Although Jimmy had already acted in such successful movies as ‘Wife vs. Secretary’ and After the Thin Man by 1936, his big breakthrough came with Frank Capra’s 1938 hit You Can’t Take It With You, in which he starred alongside Jean Arthur. His collaborations with Capra would make for some of his best movies – Mr. Smith Goes To Washington (1939) and ‘It’s a Wonderful Life’, a Christmas classic as popular today as in 1946, the year of its release.
In 1941, Jimmy won his first and only Best Leading Actor Academy Award for his portrayal of stuggling reporter Macaulay Connor, in the 1940 comedy The Philadelphia Story, also starring Katharine Hepburn and Cary Grant.
In 1948, Jimmy began a fruitful collaboration with Alfred Hitchcock in Rope. They went on to make three more movies together – Rear Window, in 1954, The Man Who Knew Too Much, in 1956 and, finally, Vertigo in 1958.
Jimmy kept busy throughout the 1960s, winning the New York Film Critics Circle Award for his performance as a skilful lawyer in Anatomy on a Murder (1959), in 1960 and working with John Ford in the western The Man Who Shot Liberty Valance (1962) and with Robert Aldrich in The Flight of the Phoenix (1965).

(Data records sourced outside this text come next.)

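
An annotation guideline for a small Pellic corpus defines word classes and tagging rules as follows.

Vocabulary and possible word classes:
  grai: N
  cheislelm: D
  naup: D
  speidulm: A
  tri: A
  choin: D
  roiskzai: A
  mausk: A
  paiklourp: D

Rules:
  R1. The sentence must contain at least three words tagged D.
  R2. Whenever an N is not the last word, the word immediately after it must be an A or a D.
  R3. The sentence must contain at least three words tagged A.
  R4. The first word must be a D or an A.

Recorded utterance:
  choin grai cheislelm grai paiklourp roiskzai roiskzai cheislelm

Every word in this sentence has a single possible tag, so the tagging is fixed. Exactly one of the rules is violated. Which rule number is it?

3

Fixed tagging: D N D N D A A D.
Applying the rules: R1 ✓, R2 ✓, R3 ✗, R4 ✓.
Only rule 3 fails.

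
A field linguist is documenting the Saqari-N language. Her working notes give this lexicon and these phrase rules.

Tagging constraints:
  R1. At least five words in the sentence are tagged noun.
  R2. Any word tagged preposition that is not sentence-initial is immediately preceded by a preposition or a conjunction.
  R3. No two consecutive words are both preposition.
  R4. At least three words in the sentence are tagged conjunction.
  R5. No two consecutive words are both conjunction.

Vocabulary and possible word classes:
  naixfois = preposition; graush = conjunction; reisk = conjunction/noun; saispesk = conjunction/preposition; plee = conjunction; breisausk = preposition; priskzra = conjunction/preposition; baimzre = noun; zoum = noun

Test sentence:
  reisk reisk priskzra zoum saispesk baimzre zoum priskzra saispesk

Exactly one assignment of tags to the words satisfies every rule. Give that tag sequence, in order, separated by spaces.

noun noun conjunction noun conjunction noun noun conjunction preposition

Candidates per position — 1:reisk {conjunction,noun}; 2:reisk {conjunction,noun}; 3:priskzra {conjunction,preposition}; 4:zoum {noun}; 5:saispesk {conjunction,preposition}; 6:baimzre {noun}; 7:zoum {noun}; 8:priskzra {conjunction,preposition}; 9:saispesk {conjunction,preposition}.
Word 1 cannot be conjunction — rule 1 would then fail for every completion. It is noun.
Word 2 cannot be conjunction — rule 1 would then fail for every completion. It is noun.
Word 3 cannot be preposition — rule 2 would then fail for every completion. It is conjunction.
Word 5 cannot be preposition — rule 2 would then fail for every completion. It is conjunction.
Word 8 cannot be preposition — rule 2 would then fail for every completion. It is conjunction.
Word 9 cannot be conjunction — rule 5 would then fail for every completion. It is preposition.
That leaves exactly one tagging: noun noun conjunction noun conjunction noun noun conjunction preposition.
Verifying each rule — rule 1 holds; rule 2 holds; rule 3 holds; rule 4 holds; rule 5 holds.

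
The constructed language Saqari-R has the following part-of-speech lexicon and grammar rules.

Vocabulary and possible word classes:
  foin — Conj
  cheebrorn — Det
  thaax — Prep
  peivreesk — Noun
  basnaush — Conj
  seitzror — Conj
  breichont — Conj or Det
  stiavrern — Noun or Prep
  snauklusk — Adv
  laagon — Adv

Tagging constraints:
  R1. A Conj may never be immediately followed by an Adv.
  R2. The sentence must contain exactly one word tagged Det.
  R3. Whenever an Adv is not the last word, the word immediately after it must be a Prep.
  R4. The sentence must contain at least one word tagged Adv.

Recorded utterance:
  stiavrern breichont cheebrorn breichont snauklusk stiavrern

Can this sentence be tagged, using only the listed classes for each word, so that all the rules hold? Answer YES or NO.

Candidates per position — 1:stiavrern {Noun,Prep}; 2:breichont {Conj,Det}; 3:cheebrorn {Det}; 4:breichont {Conj,Det}; 5:snauklusk {Adv}; 6:stiavrern {Noun,Prep}.
Every candidate sequence violates at least one rule; no consistent tagging exists.

NO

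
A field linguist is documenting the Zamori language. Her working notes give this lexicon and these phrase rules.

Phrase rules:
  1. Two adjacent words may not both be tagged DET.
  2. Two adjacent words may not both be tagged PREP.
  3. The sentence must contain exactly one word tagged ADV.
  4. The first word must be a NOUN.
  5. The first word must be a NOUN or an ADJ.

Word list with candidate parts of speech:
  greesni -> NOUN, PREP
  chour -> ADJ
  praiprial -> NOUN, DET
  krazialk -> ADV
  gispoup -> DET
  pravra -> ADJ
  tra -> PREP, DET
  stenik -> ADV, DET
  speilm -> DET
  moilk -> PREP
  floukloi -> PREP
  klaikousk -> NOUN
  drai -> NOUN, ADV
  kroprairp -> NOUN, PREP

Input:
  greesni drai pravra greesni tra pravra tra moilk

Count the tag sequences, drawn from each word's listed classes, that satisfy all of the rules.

Candidates per position — 1:greesni {NOUN,PREP}; 2:drai {NOUN,ADV}; 3:pravra {ADJ}; 4:greesni {NOUN,PREP}; 5:tra {PREP,DET}; 6:pravra {ADJ}; 7:tra {PREP,DET}; 8:moilk {PREP}.
There are 32 candidate sequences in total.
The sequences that satisfy every rule: NOUN ADV ADJ NOUN PREP ADJ DET PREP; NOUN ADV ADJ NOUN DET ADJ DET PREP; NOUN ADV ADJ PREP DET ADJ DET PREP.
Count = 3.

3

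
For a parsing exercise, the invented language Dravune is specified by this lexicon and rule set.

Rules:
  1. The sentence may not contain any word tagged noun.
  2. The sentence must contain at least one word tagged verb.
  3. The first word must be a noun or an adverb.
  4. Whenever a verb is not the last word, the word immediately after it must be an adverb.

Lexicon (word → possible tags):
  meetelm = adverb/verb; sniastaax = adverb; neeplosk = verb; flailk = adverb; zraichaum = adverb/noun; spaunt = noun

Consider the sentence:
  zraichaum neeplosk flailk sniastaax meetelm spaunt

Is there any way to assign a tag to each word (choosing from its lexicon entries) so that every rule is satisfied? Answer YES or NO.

Candidates per position — 1:zraichaum {adverb,noun}; 2:neeplosk {verb}; 3:flailk {adverb}; 4:sniastaax {adverb}; 5:meetelm {adverb,verb}; 6:spaunt {noun}.
Rule 1 cannot be satisfied by any choice of tags from the lexicon.
So there is no consistent tagging.

NO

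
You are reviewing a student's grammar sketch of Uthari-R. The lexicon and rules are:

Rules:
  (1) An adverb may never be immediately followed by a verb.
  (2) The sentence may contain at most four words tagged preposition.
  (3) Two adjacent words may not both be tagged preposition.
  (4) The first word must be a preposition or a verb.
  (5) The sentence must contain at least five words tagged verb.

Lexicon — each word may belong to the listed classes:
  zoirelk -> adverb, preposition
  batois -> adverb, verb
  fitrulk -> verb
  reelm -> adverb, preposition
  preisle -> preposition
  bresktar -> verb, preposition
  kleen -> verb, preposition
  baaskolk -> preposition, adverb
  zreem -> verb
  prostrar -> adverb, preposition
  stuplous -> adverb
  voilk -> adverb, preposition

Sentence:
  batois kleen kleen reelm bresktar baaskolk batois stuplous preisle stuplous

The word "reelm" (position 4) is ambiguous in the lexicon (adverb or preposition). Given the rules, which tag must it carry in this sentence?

Candidates per position — 1:batois {adverb,verb}; 2:kleen {verb,preposition}; 3:kleen {verb,preposition}; 4:reelm {adverb,preposition}; 5:bresktar {verb,preposition}; 6:baaskolk {preposition,adverb}; 7:batois {adverb,verb}; 8:stuplous {adverb}; 9:preisle {preposition}; 10:stuplous {adverb}.
If word 1 were adverb, no tagging could satisfy rule 4; so word 1 is verb.
If word 2 were preposition, no tagging could satisfy rule 5; so word 2 is verb.
If word 3 were preposition, no tagging could satisfy rule 5; so word 3 is verb.
If word 5 were preposition, no tagging could satisfy rule 5; so word 5 is verb.
If word 7 were adverb, no tagging could satisfy rule 5; so word 7 is verb.
If word 4 were adverb, no tagging could satisfy rule 1; so word 4 is preposition.
If word 6 were adverb, no tagging could satisfy rule 1; so word 6 is preposition.
The only consistent sequence is: verb verb verb preposition verb preposition verb adverb preposition adverb.
Checking: rule 1 ✓; rule 2 ✓; rule 3 ✓; rule 4 ✓; rule 5 ✓.

preposition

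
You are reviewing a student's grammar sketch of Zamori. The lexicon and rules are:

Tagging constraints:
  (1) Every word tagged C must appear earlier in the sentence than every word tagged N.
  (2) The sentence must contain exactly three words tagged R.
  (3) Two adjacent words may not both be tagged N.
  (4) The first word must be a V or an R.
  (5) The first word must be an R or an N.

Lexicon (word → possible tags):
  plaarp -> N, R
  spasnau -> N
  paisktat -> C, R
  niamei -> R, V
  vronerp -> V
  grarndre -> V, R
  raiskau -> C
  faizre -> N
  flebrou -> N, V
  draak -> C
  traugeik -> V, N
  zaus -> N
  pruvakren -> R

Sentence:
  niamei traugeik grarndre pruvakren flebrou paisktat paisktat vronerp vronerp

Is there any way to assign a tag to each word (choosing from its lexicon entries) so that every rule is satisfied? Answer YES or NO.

Candidates per position — 1:niamei {R,V}; 2:traugeik {V,N}; 3:grarndre {V,R}; 4:pruvakren {R}; 5:flebrou {N,V}; 6:paisktat {C,R}; 7:paisktat {C,R}; 8:vronerp {V}; 9:vronerp {V}.
One satisfying assignment: R V V R V R C V V.
Rule-by-rule: rule 1 ok; rule 2 ok; rule 3 ok; rule 4 ok; rule 5 ok.

YES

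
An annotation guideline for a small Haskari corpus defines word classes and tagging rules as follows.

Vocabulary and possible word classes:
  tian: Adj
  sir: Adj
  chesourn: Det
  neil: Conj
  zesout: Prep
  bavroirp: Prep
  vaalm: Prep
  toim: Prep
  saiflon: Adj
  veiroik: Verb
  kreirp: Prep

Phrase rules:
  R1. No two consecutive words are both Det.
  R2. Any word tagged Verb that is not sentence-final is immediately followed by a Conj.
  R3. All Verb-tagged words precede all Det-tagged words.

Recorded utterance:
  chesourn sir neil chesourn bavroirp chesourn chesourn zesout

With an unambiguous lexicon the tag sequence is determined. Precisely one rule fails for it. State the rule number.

Fixed tagging: Det Adj Conj Det Prep Det Det Prep.
Rule check: R1 fails, R2 ok, R3 ok.
Only rule 1 fails.

1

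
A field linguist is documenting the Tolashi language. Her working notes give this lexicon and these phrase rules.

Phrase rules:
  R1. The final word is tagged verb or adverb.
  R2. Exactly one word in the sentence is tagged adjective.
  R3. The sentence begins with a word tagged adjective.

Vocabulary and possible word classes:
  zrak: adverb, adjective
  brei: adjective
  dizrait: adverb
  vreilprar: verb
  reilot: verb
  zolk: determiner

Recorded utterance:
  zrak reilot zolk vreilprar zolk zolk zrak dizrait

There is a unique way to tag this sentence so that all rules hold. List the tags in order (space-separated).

adjective verb determiner verb determiner determiner adverb adverb

Candidates per position — 1:zrak {adverb,adjective}; 2:reilot {verb}; 3:zolk {determiner}; 4:vreilprar {verb}; 5:zolk {determiner}; 6:zolk {determiner}; 7:zrak {adverb,adjective}; 8:dizrait {adverb}.
At position 1, choosing adverb makes rule 3 impossible to satisfy; hence adjective.
At position 7, choosing adjective makes rule 2 impossible to satisfy; hence adverb.
So the tagging must be: adjective verb determiner verb determiner determiner adverb adverb.
Checking: rule 1 satisfied; rule 2 satisfied; rule 3 satisfied.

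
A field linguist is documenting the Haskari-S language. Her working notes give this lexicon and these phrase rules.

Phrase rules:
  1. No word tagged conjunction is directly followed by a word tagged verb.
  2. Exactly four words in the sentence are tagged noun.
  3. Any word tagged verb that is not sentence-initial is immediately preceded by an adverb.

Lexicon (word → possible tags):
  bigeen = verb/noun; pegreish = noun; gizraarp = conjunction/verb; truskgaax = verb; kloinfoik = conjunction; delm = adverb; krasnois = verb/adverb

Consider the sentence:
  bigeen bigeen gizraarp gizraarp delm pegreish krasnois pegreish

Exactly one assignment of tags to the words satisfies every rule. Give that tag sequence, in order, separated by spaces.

noun noun conjunction conjunction adverb noun adverb noun

Candidates per position — 1:bigeen {verb,noun}; 2:bigeen {verb,noun}; 3:gizraarp {conjunction,verb}; 4:gizraarp {conjunction,verb}; 5:delm {adverb}; 6:pegreish {noun}; 7:krasnois {verb,adverb}; 8:pegreish {noun}.
At position 1, choosing verb makes rule 2 impossible to satisfy; hence noun.
At position 2, choosing verb makes rule 2 impossible to satisfy; hence noun.
At position 3, choosing verb makes rule 3 impossible to satisfy; hence conjunction.
At position 4, choosing verb makes rule 1 impossible to satisfy; hence conjunction.
At position 7, choosing verb makes rule 3 impossible to satisfy; hence adverb.
That leaves exactly one tagging: noun noun conjunction conjunction adverb noun adverb noun.
Rule-by-rule: rule 1 holds; rule 2 holds; rule 3 holds.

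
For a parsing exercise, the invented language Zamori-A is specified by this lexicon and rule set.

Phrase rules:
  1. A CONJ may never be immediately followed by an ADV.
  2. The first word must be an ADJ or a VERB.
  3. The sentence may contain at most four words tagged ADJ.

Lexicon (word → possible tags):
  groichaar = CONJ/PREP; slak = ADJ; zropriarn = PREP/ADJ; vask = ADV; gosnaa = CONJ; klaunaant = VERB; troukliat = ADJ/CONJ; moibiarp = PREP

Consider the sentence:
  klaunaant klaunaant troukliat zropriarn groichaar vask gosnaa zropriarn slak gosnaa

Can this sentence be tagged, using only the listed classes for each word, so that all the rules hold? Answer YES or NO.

YES

Candidates per position — 1:klaunaant {VERB}; 2:klaunaant {VERB}; 3:troukliat {ADJ,CONJ}; 4:zropriarn {PREP,ADJ}; 5:groichaar {CONJ,PREP}; 6:vask {ADV}; 7:gosnaa {CONJ}; 8:zropriarn {PREP,ADJ}; 9:slak {ADJ}; 10:gosnaa {CONJ}.
One satisfying assignment: VERB VERB ADJ ADJ PREP ADV CONJ PREP ADJ CONJ.
Checking: rule 1 satisfied; rule 2 satisfied; rule 3 satisfied.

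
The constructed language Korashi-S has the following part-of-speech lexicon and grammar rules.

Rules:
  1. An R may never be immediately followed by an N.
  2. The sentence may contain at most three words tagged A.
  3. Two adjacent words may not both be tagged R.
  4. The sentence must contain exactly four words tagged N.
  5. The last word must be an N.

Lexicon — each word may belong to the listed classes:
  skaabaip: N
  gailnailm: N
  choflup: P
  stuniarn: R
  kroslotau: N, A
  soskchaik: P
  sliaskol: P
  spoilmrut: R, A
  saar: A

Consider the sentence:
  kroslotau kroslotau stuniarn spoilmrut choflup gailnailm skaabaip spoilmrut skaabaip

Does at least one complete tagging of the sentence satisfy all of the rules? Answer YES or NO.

Candidates per position — 1:kroslotau {N,A}; 2:kroslotau {N,A}; 3:stuniarn {R}; 4:spoilmrut {R,A}; 5:choflup {P}; 6:gailnailm {N}; 7:skaabaip {N}; 8:spoilmrut {R,A}; 9:skaabaip {N}.
One satisfying assignment: N A R A P N N A N.
Check: rule 1 satisfied; rule 2 satisfied; rule 3 satisfied; rule 4 satisfied; rule 5 satisfied.

YES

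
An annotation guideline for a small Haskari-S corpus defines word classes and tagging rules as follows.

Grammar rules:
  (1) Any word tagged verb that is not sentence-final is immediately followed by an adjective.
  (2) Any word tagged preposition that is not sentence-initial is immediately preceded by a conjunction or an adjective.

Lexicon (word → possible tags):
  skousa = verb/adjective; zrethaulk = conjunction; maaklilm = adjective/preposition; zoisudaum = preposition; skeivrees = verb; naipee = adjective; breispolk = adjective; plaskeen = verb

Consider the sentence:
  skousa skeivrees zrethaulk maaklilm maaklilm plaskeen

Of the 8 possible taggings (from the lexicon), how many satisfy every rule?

0

Candidates per position — 1:skousa {verb,adjective}; 2:skeivrees {verb}; 3:zrethaulk {conjunction}; 4:maaklilm {adjective,preposition}; 5:maaklilm {adjective,preposition}; 6:plaskeen {verb}.
There are 8 candidate sequences in total.
Rule 1 cannot be satisfied by any choice of tags from the lexicon.
So there is no consistent tagging.
Count = 0.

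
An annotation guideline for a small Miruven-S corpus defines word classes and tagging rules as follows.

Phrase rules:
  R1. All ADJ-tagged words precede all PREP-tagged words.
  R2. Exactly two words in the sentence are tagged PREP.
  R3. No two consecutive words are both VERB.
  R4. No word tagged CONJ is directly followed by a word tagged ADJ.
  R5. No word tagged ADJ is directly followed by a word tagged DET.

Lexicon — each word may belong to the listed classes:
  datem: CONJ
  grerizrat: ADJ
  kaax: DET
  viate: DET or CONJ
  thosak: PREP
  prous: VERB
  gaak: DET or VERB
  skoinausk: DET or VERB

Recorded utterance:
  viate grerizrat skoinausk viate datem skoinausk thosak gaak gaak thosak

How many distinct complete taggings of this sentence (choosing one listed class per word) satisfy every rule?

12

Candidates per position — 1:viate {DET,CONJ}; 2:grerizrat {ADJ}; 3:skoinausk {DET,VERB}; 4:viate {DET,CONJ}; 5:datem {CONJ}; 6:skoinausk {DET,VERB}; 7:thosak {PREP}; 8:gaak {DET,VERB}; 9:gaak {DET,VERB}; 10:thosak {PREP}.
There are 64 candidate sequences in total.
Checking each against the rules leaves 12 sequences.
Count = 12.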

Over the next two decades Jimmy reprised his 1950 role as Elwood P. Dowd, an alcoholic whose best friend is a six feet three and a half inch rabbit in the adorable comedy Harvey and worked with Bette Davis for the first time in the TV movie Right of Way. Finally, in 1985, Jimmy was awarded an Honorary Academy Award ‘for his fifty years of memorable performances and for his high ideals both on and off the screen.’